Carmen Morales, por su parte, apura los últimos matices a su peinado, antes de ponerse con otro cliente, en la peluquería Jean Louis David, en Gijón. “Echábamos mucho de menos esta normalidad, el periódico es lo que más se lee, más que las revistas o cualquier otra cosa”, señala. Esa sensación de haberse ya quitado el miedo a hacer vida normal les hace también recuperar otra de las señas de identidad que acompaña la lectura de la prensa: el debate. “Es lo que más le gusta a todo el mundo, comentar lo que pasa, informarse de lo que acontece en su ámbito y opinar”, añade Morales. “El fútbol nunca falta, tampoco las obras o cualquier asunto que genera debate”, incide antes de matizar que en un espacio público de mucha conversación “siempre tenemos que estar informadas y el periódico es fundamental para poder hablar de todo con los clientes”.

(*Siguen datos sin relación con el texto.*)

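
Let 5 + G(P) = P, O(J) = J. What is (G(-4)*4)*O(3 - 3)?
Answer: 0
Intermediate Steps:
G(P) = -5 + P
(G(-4)*4)*O(3 - 3) = ((-5 - 4)*4)*(3 - 3) = -9*4*0 = -36*0 = 0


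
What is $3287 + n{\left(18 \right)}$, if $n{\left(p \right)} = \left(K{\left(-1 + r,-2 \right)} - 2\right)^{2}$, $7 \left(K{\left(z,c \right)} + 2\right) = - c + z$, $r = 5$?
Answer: $\frac{161547}{49} \approx 3296.9$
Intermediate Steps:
$K{\left(z,c \right)} = -2 - \frac{c}{7} + \frac{z}{7}$ ($K{\left(z,c \right)} = -2 + \frac{- c + z}{7} = -2 + \frac{z - c}{7} = -2 - \left(- \frac{z}{7} + \frac{c}{7}\right) = -2 - \frac{c}{7} + \frac{z}{7}$)
$n{\left(p \right)} = \frac{484}{49}$ ($n{\left(p \right)} = \left(\left(-2 - - \frac{2}{7} + \frac{-1 + 5}{7}\right) - 2\right)^{2} = \left(\left(-2 + \frac{2}{7} + \frac{1}{7} \cdot 4\right) - 2\right)^{2} = \left(\left(-2 + \frac{2}{7} + \frac{4}{7}\right) - 2\right)^{2} = \left(- \frac{8}{7} - 2\right)^{2} = \left(- \frac{22}{7}\right)^{2} = \frac{484}{49}$)
$3287 + n{\left(18 \right)} = 3287 + \frac{484}{49} = \frac{161547}{49}$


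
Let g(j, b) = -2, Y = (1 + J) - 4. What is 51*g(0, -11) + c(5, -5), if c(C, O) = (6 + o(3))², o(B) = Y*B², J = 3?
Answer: -66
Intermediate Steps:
Y = 0 (Y = (1 + 3) - 4 = 4 - 4 = 0)
o(B) = 0 (o(B) = 0*B² = 0)
c(C, O) = 36 (c(C, O) = (6 + 0)² = 6² = 36)
51*g(0, -11) + c(5, -5) = 51*(-2) + 36 = -102 + 36 = -66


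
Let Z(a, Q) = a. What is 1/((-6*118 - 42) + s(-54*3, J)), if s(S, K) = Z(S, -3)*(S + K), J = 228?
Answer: -1/11442 ≈ -8.7397e-5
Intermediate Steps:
s(S, K) = S*(K + S) (s(S, K) = S*(S + K) = S*(K + S))
1/((-6*118 - 42) + s(-54*3, J)) = 1/((-6*118 - 42) + (-54*3)*(228 - 54*3)) = 1/((-708 - 42) - 162*(228 - 162)) = 1/(-750 - 162*66) = 1/(-750 - 10692) = 1/(-11442) = -1/11442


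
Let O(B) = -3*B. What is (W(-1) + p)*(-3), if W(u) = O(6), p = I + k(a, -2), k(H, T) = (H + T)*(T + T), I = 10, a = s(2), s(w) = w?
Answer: 24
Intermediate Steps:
a = 2
k(H, T) = 2*T*(H + T) (k(H, T) = (H + T)*(2*T) = 2*T*(H + T))
p = 10 (p = 10 + 2*(-2)*(2 - 2) = 10 + 2*(-2)*0 = 10 + 0 = 10)
W(u) = -18 (W(u) = -3*6 = -18)
(W(-1) + p)*(-3) = (-18 + 10)*(-3) = -8*(-3) = 24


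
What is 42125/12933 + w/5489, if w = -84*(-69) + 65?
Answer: 307024438/70989237 ≈ 4.3249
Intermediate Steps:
w = 5861 (w = 5796 + 65 = 5861)
42125/12933 + w/5489 = 42125/12933 + 5861/5489 = 307024438/70989237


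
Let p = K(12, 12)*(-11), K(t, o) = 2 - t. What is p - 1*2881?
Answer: -2771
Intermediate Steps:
p = 110 (p = (2 - 1*12)*(-11) = (2 - 12)*(-11) = -10*(-11) = 110)
p - 1*2881 = 110 - 1*2881 = 110 - 2881 = -2771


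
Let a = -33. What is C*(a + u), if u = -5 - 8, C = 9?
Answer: -414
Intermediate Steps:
u = -13
C*(a + u) = 9*(-33 - 13) = 9*(-46) = -414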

Por la izquierda, Tomás Llames y Michael Riesco con la camarera Pamela Álvarez detrás de la barra de La Lira. | Luisma Murias

La rutina de los bares y restaurantes también se está adaptando a una nueva normalidad que todo el mundo quiere que sea como la de antes lo más rápido posible. El periódico siempre ha estado en bares y restaurantes, incluso en lo más crudo de la pandemia, y ahora ha vuelto a ser no solo un codiciado reclamo para los clientes sino uno de los principales motivos para dar comienzo a un montón de conversaciones y discusiones entre los amigos que toman algo juntos con el ansiado regreso de las barras. Donde, además, ya no hay problema para coger una servilleta del servilletero.

Los ovetenses Michael Riesco y Tomás Llames son de los que están encantados de haber podido regresar a la barra del bar. “Siempre fui de barra más que de estar en las mesas”, señala Riesco con el codo puesto en la del bar La Lira, en Oviedo. Su compañero reconoce que antes le tenía “más respeto” a estar en el interior de los establecimientos pero que ahora, “al estar todo el mundo vacunado”, siente que hay “menos riesgos”. Han sido tiempos en los que todo ha estado condicionado a los peligros de cada actividad. “Uno se lo pensaba dos veces”, insiste Llames mientras la camarera Pamela Álvarez le sirve dos pinchos para acompañar sus consumiciones.

Por la izquierda, Joaquín García, Carlos Valle, Carlos Rodríguez y Ramón Fernández, en la barra de Ca Lin. | Luisma Murias

Otros que estaban deseando recuperar rutinas pasadas eran Joaquín García, Carlos Valle, Carlos Rodríguez y Ramón Fernández, todos de Salinas menos el ovetense Valle. Los cuatro amigos se juntaron ayer a tomar un vino en Ca Lin, restaurante del centro de Oviedo, donde celebraron que el virus, por fin, está bajo control. Ramón Fernández señalaba que llevaban sin hacer algo así “casi un año”. Joaquín García, por su parte, explicaba que en un lugar como Salinas todo se ha llevado de otra manera: “Allí las terrazas funcionan bastante bien y salía casi a diario”. Todos ellos reconocen estar “contentos” de recuperar ese espacio perdido, el de la barra del bar, donde compartir brindis y conversaciones, en muchas ocasiones propiciadas por los temas que les sugiere el periódico.

Un regreso a la normalidad en el que, salvo la mascarilla, que parece aún va a seguir estando presente durante algún tiempo, todo empezará a ser como antes.